The similarity of the final product to bird bones is not entirely surprising, since they too are the result of a long, iterative process – evolution – that addressed essentially the same problem of strength versus lightness.
“Birds have been doing this for a lot longer than we have,” says Vio, “and they’re pretty good at it.”
Vio also points to the work of Mike Xie and Grant Steven, who developed similar techniques at the University of Sydney in the 1990s (albeit with much less computing power). They also found themselves repeating the discoveries of evolution: they calculated that the optimal shape for an object hanging in air, for instance, is practically identical to a cherry.
There’s one major problem with the wing design: “It would be very hard to construct with current technologies,” says Aage.
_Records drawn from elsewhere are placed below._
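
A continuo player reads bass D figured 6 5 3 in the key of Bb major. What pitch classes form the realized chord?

A third above D in this key is F.
A fifth above D in this key is A.
A sixth above D in this key is Bb.
Together with the bass D, this spells Bb major seventh in first inversion.

D, F, A, Bb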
Nonetheless, he says the giga-voxel approach is already being applied in other areas of engineering, such as bridge design. And he hopes that some parts of the wing model, such as curved and diagonal ribs, may inspire new avenues of inquiry for structural engineers.
Vio doubts how novel some of these features are. “Boeing already has a patent for curved spars,” he says. Still, he adds, “There will come a time when you’ll be able to extrude something like this from a giant 3D printer. It’s the evolution of technology.”